I have been known to bottom fish, dumpster dive, or however you describe taking positions in down-and-out names that have experienced radical declines. When I've done so, there always has been a method to the madness beyond just the fact that a particular stock's price has fallen precipitously. It could be that there's a significant amount of net cash or other assets; or perhaps the company could be in an industry that the markets have decided to overly punish due to guilt by association or the presumption that the whole sector is on death's door. That is what happened last year in specialty retail.
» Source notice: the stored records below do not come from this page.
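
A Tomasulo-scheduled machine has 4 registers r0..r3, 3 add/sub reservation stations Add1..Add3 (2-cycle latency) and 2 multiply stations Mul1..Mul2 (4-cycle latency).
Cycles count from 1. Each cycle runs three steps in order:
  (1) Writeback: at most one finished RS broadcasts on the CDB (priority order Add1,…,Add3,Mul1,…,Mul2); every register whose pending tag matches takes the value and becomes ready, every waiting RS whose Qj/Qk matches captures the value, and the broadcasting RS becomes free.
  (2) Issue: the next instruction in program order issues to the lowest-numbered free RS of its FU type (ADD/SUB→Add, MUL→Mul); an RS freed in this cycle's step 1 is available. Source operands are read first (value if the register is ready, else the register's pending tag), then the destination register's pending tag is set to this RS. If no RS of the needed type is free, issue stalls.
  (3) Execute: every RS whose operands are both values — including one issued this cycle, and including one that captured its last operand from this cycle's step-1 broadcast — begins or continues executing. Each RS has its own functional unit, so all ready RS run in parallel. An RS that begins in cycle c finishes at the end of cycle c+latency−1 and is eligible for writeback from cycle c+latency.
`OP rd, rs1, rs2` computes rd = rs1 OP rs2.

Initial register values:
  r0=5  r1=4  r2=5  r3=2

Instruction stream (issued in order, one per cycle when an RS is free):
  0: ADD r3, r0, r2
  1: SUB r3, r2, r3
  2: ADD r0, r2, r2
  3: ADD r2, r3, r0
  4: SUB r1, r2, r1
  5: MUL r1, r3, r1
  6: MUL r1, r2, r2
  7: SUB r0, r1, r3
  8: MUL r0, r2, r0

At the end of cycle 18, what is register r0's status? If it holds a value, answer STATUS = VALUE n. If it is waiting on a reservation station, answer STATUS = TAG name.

c1: issue ADD r3<-Add1 | r0:5,r1:4,r2:5,r3:Add1
c2: issue SUB r3<-Add2 | r0:5,r1:4,r2:5,r3:Add2
c3: CDB Add1=10; issue ADD r0<-Add1 | r0:Add1,r1:4,r2:5,r3:Add2
c4: issue ADD r2<-Add3 | r0:Add1,r1:4,r2:Add3,r3:Add2
c5: CDB Add1=10; issue SUB r1<-Add1 | r0:10,r1:Add1,r2:Add3,r3:Add2
c6: CDB Add2=-5; issue MUL r1<-Mul1 | r0:10,r1:Mul1,r2:Add3,r3:-5
c7: issue MUL r1<-Mul2 | r0:10,r1:Mul2,r2:Add3,r3:-5
c8: CDB Add3=5; issue SUB r0<-Add2 | r0:Add2,r1:Mul2,r2:5,r3:-5
c9: stall | r0:Add2,r1:Mul2,r2:5,r3:-5
c10: CDB Add1=1; stall | r0:Add2,r1:Mul2,r2:5,r3:-5
c11: stall | r0:Add2,r1:Mul2,r2:5,r3:-5
c12: CDB Mul2=25; issue MUL r0<-Mul2 | r0:Mul2,r1:25,r2:5,r3:-5
c13: - | r0:Mul2,r1:25,r2:5,r3:-5
c14: CDB Add2=30 | r0:Mul2,r1:25,r2:5,r3:-5
c15: CDB Mul1=-5 | r0:Mul2,r1:25,r2:5,r3:-5
c16: - | r0:Mul2,r1:25,r2:5,r3:-5
c17: - | r0:Mul2,r1:25,r2:5,r3:-5
c18: CDB Mul2=150 | r0:150,r1:25,r2:5,r3:-5

STATUS = VALUE 150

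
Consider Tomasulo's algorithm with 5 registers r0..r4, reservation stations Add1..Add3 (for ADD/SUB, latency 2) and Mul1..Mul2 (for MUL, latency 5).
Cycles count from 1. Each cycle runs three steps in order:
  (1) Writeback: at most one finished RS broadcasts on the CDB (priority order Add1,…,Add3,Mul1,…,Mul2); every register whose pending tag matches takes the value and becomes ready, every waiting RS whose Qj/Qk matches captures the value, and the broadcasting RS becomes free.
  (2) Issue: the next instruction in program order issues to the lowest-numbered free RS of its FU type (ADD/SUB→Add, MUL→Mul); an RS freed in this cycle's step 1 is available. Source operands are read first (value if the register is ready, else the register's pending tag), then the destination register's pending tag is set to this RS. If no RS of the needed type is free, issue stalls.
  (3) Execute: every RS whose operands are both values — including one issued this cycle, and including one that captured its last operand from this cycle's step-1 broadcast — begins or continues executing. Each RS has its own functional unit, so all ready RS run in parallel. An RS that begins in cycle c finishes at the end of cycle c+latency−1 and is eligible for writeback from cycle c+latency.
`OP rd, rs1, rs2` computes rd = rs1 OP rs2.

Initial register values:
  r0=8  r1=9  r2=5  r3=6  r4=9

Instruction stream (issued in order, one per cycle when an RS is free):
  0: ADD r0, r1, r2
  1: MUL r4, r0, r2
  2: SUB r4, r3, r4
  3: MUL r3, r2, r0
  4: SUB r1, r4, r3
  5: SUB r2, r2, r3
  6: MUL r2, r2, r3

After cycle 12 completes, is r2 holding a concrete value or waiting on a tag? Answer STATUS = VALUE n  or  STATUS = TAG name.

  c1: issue ADD r0<-Add1  regs: r0:Add1,r1:9,r2:5,r3:6,r4:9
  c2: issue MUL r4<-Mul1  regs: r0:Add1,r1:9,r2:5,r3:6,r4:Mul1
  c3: CDB Add1=14; issue SUB r4<-Add1  regs: r0:14,r1:9,r2:5,r3:6,r4:Add1
  c4: issue MUL r3<-Mul2  regs: r0:14,r1:9,r2:5,r3:Mul2,r4:Add1
  c5: issue SUB r1<-Add2  regs: r0:14,r1:Add2,r2:5,r3:Mul2,r4:Add1
  c6: issue SUB r2<-Add3  regs: r0:14,r1:Add2,r2:Add3,r3:Mul2,r4:Add1
  c7: stall  regs: r0:14,r1:Add2,r2:Add3,r3:Mul2,r4:Add1
  c8: CDB Mul1=70; issue MUL r2<-Mul1  regs: r0:14,r1:Add2,r2:Mul1,r3:Mul2,r4:Add1
  c9: CDB Mul2=70  regs: r0:14,r1:Add2,r2:Mul1,r3:70,r4:Add1
  c10: CDB Add1=-64  regs: r0:14,r1:Add2,r2:Mul1,r3:70,r4:-64
  c11: CDB Add3=-65  regs: r0:14,r1:Add2,r2:Mul1,r3:70,r4:-64
  c12: CDB Add2=-134  regs: r0:14,r1:-134,r2:Mul1,r3:70,r4:-64

STATUS = TAG Mul1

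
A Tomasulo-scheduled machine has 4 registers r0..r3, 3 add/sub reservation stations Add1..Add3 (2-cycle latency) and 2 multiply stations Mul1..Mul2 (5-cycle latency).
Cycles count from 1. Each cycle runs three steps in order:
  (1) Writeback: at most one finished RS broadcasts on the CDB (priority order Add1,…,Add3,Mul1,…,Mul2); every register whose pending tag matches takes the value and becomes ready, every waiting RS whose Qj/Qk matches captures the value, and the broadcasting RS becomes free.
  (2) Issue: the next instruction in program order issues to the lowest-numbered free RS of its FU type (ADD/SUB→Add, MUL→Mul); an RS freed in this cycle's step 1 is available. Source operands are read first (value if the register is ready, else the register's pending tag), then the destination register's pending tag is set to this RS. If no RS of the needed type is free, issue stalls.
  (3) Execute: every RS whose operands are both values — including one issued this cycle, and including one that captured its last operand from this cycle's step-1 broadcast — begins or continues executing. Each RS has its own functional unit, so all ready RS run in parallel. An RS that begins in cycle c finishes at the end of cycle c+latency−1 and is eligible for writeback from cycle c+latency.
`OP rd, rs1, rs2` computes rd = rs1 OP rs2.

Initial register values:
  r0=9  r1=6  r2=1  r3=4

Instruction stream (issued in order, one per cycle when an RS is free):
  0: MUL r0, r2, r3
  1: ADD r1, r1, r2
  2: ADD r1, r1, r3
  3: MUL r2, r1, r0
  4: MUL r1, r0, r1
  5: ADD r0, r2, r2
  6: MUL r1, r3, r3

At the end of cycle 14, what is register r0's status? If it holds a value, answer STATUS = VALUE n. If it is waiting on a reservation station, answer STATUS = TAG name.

STATUS = TAG Add1

c1: issue MUL r0<-Mul1 | r0:Mul1,r1:6,r2:1,r3:4
c2: issue ADD r1<-Add1 | r0:Mul1,r1:Add1,r2:1,r3:4
c3: issue ADD r1<-Add2 | r0:Mul1,r1:Add2,r2:1,r3:4
c4: CDB Add1=7; issue MUL r2<-Mul2 | r0:Mul1,r1:Add2,r2:Mul2,r3:4
c5: stall | r0:Mul1,r1:Add2,r2:Mul2,r3:4
c6: CDB Add2=11; stall | r0:Mul1,r1:11,r2:Mul2,r3:4
c7: CDB Mul1=4; issue MUL r1<-Mul1 | r0:4,r1:Mul1,r2:Mul2,r3:4
c8: issue ADD r0<-Add1 | r0:Add1,r1:Mul1,r2:Mul2,r3:4
c9: stall | r0:Add1,r1:Mul1,r2:Mul2,r3:4
c10: stall | r0:Add1,r1:Mul1,r2:Mul2,r3:4
c11: stall | r0:Add1,r1:Mul1,r2:Mul2,r3:4
c12: CDB Mul1=44; issue MUL r1<-Mul1 | r0:Add1,r1:Mul1,r2:Mul2,r3:4
c13: CDB Mul2=44 | r0:Add1,r1:Mul1,r2:44,r3:4
c14: - | r0:Add1,r1:Mul1,r2:44,r3:4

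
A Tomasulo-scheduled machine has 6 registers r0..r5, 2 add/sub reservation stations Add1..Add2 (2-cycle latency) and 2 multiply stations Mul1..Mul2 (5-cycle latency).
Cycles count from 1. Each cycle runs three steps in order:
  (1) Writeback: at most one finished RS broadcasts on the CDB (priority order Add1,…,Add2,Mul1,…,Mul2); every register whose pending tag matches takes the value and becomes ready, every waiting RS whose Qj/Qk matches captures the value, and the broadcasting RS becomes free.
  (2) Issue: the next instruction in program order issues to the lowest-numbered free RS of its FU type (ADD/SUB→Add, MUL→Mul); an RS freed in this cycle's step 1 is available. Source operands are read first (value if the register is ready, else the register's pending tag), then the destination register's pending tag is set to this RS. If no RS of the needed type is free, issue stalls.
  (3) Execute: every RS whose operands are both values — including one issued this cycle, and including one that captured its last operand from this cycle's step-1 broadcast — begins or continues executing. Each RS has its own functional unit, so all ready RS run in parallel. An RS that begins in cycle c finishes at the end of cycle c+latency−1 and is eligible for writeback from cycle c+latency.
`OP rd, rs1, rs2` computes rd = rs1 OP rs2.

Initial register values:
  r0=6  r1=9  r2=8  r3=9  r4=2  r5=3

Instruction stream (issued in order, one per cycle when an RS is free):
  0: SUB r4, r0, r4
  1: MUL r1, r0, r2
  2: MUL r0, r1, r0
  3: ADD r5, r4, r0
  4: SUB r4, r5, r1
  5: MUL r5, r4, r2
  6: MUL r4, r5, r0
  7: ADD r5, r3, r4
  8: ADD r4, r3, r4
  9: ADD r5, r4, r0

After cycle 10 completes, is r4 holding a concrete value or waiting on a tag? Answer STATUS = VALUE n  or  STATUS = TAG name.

  c1: issue SUB r4<-Add1  regs: r0:6,r1:9,r2:8,r3:9,r4:Add1,r5:3
  c2: issue MUL r1<-Mul1  regs: r0:6,r1:Mul1,r2:8,r3:9,r4:Add1,r5:3
  c3: CDB Add1=4; issue MUL r0<-Mul2  regs: r0:Mul2,r1:Mul1,r2:8,r3:9,r4:4,r5:3
  c4: issue ADD r5<-Add1  regs: r0:Mul2,r1:Mul1,r2:8,r3:9,r4:4,r5:Add1
  c5: issue SUB r4<-Add2  regs: r0:Mul2,r1:Mul1,r2:8,r3:9,r4:Add2,r5:Add1
  c6: stall  regs: r0:Mul2,r1:Mul1,r2:8,r3:9,r4:Add2,r5:Add1
  c7: CDB Mul1=48; issue MUL r5<-Mul1  regs: r0:Mul2,r1:48,r2:8,r3:9,r4:Add2,r5:Mul1
  c8: stall  regs: r0:Mul2,r1:48,r2:8,r3:9,r4:Add2,r5:Mul1
  c9: stall  regs: r0:Mul2,r1:48,r2:8,r3:9,r4:Add2,r5:Mul1
  c10: stall  regs: r0:Mul2,r1:48,r2:8,r3:9,r4:Add2,r5:Mul1

STATUS = TAG Add2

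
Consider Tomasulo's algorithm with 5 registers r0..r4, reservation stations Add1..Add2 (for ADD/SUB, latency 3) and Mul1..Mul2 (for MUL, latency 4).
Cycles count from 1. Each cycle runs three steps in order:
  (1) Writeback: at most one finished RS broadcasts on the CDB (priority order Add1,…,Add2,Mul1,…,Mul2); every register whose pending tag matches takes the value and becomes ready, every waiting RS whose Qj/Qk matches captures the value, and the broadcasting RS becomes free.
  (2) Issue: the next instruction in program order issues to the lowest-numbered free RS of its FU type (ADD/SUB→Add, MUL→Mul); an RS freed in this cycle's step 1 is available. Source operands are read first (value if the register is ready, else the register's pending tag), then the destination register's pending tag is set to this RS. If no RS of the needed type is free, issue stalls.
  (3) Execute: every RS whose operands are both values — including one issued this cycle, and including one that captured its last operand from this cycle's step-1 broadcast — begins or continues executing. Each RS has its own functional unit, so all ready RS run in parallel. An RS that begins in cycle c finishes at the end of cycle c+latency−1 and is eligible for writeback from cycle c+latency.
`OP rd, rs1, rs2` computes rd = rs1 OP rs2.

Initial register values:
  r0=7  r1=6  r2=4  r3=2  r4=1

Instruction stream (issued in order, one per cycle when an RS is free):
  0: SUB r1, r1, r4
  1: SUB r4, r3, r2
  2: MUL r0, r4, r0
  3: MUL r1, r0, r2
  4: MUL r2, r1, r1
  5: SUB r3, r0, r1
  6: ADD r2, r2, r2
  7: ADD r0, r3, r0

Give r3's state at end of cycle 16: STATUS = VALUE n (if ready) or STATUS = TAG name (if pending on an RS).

STATUS = VALUE 42

c1: issue SUB r1<-Add1 | r0:7,r1:Add1,r2:4,r3:2,r4:1
c2: issue SUB r4<-Add2 | r0:7,r1:Add1,r2:4,r3:2,r4:Add2
c3: issue MUL r0<-Mul1 | r0:Mul1,r1:Add1,r2:4,r3:2,r4:Add2
c4: CDB Add1=5; issue MUL r1<-Mul2 | r0:Mul1,r1:Mul2,r2:4,r3:2,r4:Add2
c5: CDB Add2=-2; stall | r0:Mul1,r1:Mul2,r2:4,r3:2,r4:-2
c6: stall | r0:Mul1,r1:Mul2,r2:4,r3:2,r4:-2
c7: stall | r0:Mul1,r1:Mul2,r2:4,r3:2,r4:-2
c8: stall | r0:Mul1,r1:Mul2,r2:4,r3:2,r4:-2
c9: CDB Mul1=-14; issue MUL r2<-Mul1 | r0:-14,r1:Mul2,r2:Mul1,r3:2,r4:-2
c10: issue SUB r3<-Add1 | r0:-14,r1:Mul2,r2:Mul1,r3:Add1,r4:-2
c11: issue ADD r2<-Add2 | r0:-14,r1:Mul2,r2:Add2,r3:Add1,r4:-2
c12: stall | r0:-14,r1:Mul2,r2:Add2,r3:Add1,r4:-2
c13: CDB Mul2=-56; stall | r0:-14,r1:-56,r2:Add2,r3:Add1,r4:-2
c14: stall | r0:-14,r1:-56,r2:Add2,r3:Add1,r4:-2
c15: stall | r0:-14,r1:-56,r2:Add2,r3:Add1,r4:-2
c16: CDB Add1=42; issue ADD r0<-Add1 | r0:Add1,r1:-56,r2:Add2,r3:42,r4:-2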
However, buying distressed names is not for the faint of heart, and it does not always work. You sometimes can get lost in the web of your own analysis and not see the forest for the trees. Distressed stocks are sometimes priced appropriately; the market does get it right often enough, and failing companies are just failing companies. Making the correct determination between what will and won't recover among the distressed is certainly not easy. It is fun when it works, and that goes well beyond monetary rewards.
This past week, Super Micro Computer Inc. (SMCI) has been embroiled in a manipulated hardware controversy that sent shares down 41% last Friday, up 19% on Monday, then down 18% on Tuesday. An unidentified U.S. telecommunications company allegedly discovered the compromised hardware in August; according to Bloomberg Businessweek, a Super Micro Computer product contained sabotaged chips intended to spy on U.S. companies.
Super Micro Computer was cheap enough last December, trading at less than 2x net current asset value, to be included in my 2018 Double Net Value Portfolio. The company's current forward price-to-earnings (P/E) ratio is just 5, although only one analyst covers the name, so it's not much of a consensus.
However, even I am not intrigued in this story as an investment. It's too volatile for me. If the stories are true (and SMCI has issued denials), who is going to want to buy the company's products? How would it earn back the trust of its customers? If it's not true, this is at the very least a PR nightmare. Adding insult to injury, Super Micro Computer is behind in its required Securities and Exchange Commission (SEC) filings and the stock was suspended from trading in late August, although it was on appeal and not delisted and continues to trade.
The stock's volume has been high over the past four sessions, so there are investors trying to play this story, but I will remain on the sidelines. Maybe this story blows over and the stock recovers, but that's too big of a maybe for me. It's just not worth the risk in my view, and not the kind of dumpster diving with which I am comfortable.